Back in the old days, the film section on the Time Out Dubai website had a nice simple search which could tell you instantly how many Arabic language films were playing in town. Now, sadly, the site is as useless as every other one in the Time Out family, with all the information you want replaced by a dumb collection of big scrolly images. After a lot of digging around, I eventually found out that there were three Arabic movies out there, and the most convenient way to see them was spending three consecutive evenings at Reel Cinemas Dubai Mall. Which also meant three consecutive evenings having dinner in Dubai Mall. Some of those dinner slots were incredibly short, and required something I could inhale rapidly in the Food Court - for example, a reasonably tasty Philly cheese steak at Charley's. For a medium-length slot, I went for one of the bacon burgers at Shake Shack, because it always amuses me how the UAE versions use veal bacon, on the assumption that crushing baby cows is morally superior to eating pig. (Actually, the really nice flavour of all that suffering was counterbalanced by the huge amounts of grease dripping off it.) But just to prove that I wasn't only eating at American chains, the best dinner I had there was at Pi, a local pizzeria working in the Naples style. Wagyu beef meatballs and fior di latte on a Neapolitan base? Shut up and take my money, please.

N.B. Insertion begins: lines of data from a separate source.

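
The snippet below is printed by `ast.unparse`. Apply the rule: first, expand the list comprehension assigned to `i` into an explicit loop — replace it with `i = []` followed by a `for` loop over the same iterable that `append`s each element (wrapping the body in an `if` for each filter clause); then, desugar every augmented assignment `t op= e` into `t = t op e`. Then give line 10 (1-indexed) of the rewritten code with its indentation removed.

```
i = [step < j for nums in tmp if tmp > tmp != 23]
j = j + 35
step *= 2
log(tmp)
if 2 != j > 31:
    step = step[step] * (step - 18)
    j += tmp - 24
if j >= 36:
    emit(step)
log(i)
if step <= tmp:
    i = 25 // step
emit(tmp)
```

j = j + (tmp - 24)

Transformed code:
i = []
for nums in tmp:
    if tmp > tmp != 23:
        i.append(step < j)
j = j + 35
step = step * 2
log(tmp)
if 2 != j > 31:
    step = step[step] * (step - 18)
    j = j + (tmp - 24)
if j >= 36:
    emit(step)
log(i)
if step <= tmp:
    i = 25 // step
emit(tmp)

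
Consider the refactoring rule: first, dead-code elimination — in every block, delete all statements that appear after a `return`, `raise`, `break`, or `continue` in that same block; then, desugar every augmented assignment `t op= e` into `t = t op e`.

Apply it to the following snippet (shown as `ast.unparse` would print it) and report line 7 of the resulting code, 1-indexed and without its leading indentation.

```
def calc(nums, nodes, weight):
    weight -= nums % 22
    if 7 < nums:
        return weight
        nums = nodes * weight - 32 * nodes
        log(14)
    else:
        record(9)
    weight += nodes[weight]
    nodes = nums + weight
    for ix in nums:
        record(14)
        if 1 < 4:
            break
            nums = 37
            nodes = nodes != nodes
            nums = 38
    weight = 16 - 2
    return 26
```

Transformed code:
def calc(nums, nodes, weight):
    weight = weight - nums % 22
    if 7 < nums:
        return weight
    else:
        record(9)
    weight = weight + nodes[weight]
    nodes = nums + weight
    for ix in nums:
        record(14)
        if 1 < 4:
            break
    weight = 16 - 2
    return 26

weight = weight + nodes[weight]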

Which brings us to the films. I've linked to the official sites in the MostlyFilm review, but here are some trailers to give you a bit more of a flavour of what actually watching them was like. First up - Egyptian romantic comedy Kedbet Kol Youm. Listen out for the hashish references in this one, too.


To follow, here's the Lebanese movie constructed from 1978 Super 8 footage of a play, Bennesbeh Labokra, Chou? They've gone to a lot of effort to pick good-looking shots in this trailer: huge amounts of the film are so shaky and out of focus, it could almost be a Guy Maddin picture.


And finally, back to Egypt again for Ocean 14. I'm loving the distributor's official synopsis: "A comedy film about a group of young people who are exposed to plenty of problems in their lives and how they overcome these problems in a comic manner." No mention of jewel robberies or drug taking in there, you'll notice.